Qatari Foreign Minister Sheikh Mohammed bin Abdulrahman Al-Thani speaks during a joint press conference with his German counterpart in the Qatari capital Doha on July 4, 2017. Photograph: (AFP)
US intelligence says United Arab Emirates arranged for Qatar's site to be hacked and orchestrated fake quotes, which launched the whole crisis
The United Arab Emirates arranged for Qatari government social media and news sites to be hacked in late May in order to post fiery but false quotes linked to Qatar's emir, prompting a diplomatic crisis, the Washington Post reported on Sunday, citing US intelligence officials, Reuters reports.
The emir, Sheikh Tamim bin Hamad al-Thani, had been quoted in May as praising Hamas and saying that Iran was an "Islamic power," the Post reported. In response, Saudi Arabia, the UAE, Egypt and Bahrain cut diplomatic and transport ties with Qatar on June 5, accusing it of supporting terrorism.
Qatar said in late May that hackers had posted fake remarks by the emir, an explanation rejected by Gulf states.
The Post reported that US intelligence officials learned last week of newly analyzed information that showed that top UAE government officials discussed the planned hacks on May 23, the day before they occurred.
The officials said it was unclear if the UAE hacked the websites or paid for them to be carried out, the newspaper reported. The Post did not identify the intelligence officials it spoke to for the report.
The hacks and posting took place on May 24, shortly after President Trump completed a lengthy counterterrorism meeting with Persian Gulf leaders in neighbouring Saudi Arabia and declared them unified, the Washington Post reports.

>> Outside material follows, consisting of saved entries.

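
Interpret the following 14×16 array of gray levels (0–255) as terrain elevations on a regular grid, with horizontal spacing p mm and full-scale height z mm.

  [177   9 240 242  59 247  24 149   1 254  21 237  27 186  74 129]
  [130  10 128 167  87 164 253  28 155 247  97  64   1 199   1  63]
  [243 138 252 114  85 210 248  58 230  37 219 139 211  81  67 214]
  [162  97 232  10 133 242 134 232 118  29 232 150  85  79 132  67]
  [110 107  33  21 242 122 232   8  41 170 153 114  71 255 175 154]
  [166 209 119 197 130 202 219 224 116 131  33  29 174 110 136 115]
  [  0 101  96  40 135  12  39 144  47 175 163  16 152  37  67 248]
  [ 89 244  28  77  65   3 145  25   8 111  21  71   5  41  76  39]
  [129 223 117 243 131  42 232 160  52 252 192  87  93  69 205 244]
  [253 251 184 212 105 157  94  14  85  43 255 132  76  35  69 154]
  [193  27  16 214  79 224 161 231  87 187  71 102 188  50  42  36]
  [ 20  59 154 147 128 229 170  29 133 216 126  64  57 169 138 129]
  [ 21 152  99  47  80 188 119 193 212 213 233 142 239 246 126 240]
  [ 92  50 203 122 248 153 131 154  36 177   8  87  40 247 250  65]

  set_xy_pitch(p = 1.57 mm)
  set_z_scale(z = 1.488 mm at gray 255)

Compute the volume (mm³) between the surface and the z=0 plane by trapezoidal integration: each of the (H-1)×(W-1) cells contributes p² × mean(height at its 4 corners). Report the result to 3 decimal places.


354.871

height_mm = gray/255 × 1.488; cell vol = 1.57² × mean(4 corners)
unit = 1.57² × 1.488 / (4×255) = 0.00359585 mm³ per gray-sum
row 0: Σ corner-gray over 15 cells = 7241  → 26.0376
row 1: Σ corner-gray over 15 cells = 8030  → 28.8747
row 2: Σ corner-gray over 15 cells = 8674  → 31.1904
row 3: Σ corner-gray over 15 cells = 7791  → 28.0153
row 4: Σ corner-gray over 15 cells = 8091  → 29.0941
row 5: Σ corner-gray over 15 cells = 7035  → 25.2968
row 6: Σ corner-gray over 15 cells = 4664  → 16.7711
row 7: Σ corner-gray over 15 cells = 6537  → 23.5061
row 8: Σ corner-gray over 15 cells = 8400  → 30.2052
row 9: Σ corner-gray over 15 cells = 7418  → 26.6740
row 10: Σ corner-gray over 15 cells = 7374  → 26.5158
row 11: Σ corner-gray over 15 cells = 8626  → 31.0178
row 12: Σ corner-gray over 15 cells = 8808  → 31.6723
Σ rows: total corner-gray = 98689  → 354.8712 mm³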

UAE Ambassador Yousef al-Otaiba denied the report in a statement, saying it was "false," the Post said.
"What is true is Qatar’s behavior. Funding, supporting, and enabling extremists from the Taliban to Hamas and Qadafi. Inciting violence, encouraging radicalization, and undermining the stability of its neighbors," the statement said.
The US State Department declined comment in response to a Reuters query. The Federal Bureau of Investigation was previously known to be working with Qatar to probe the hacking.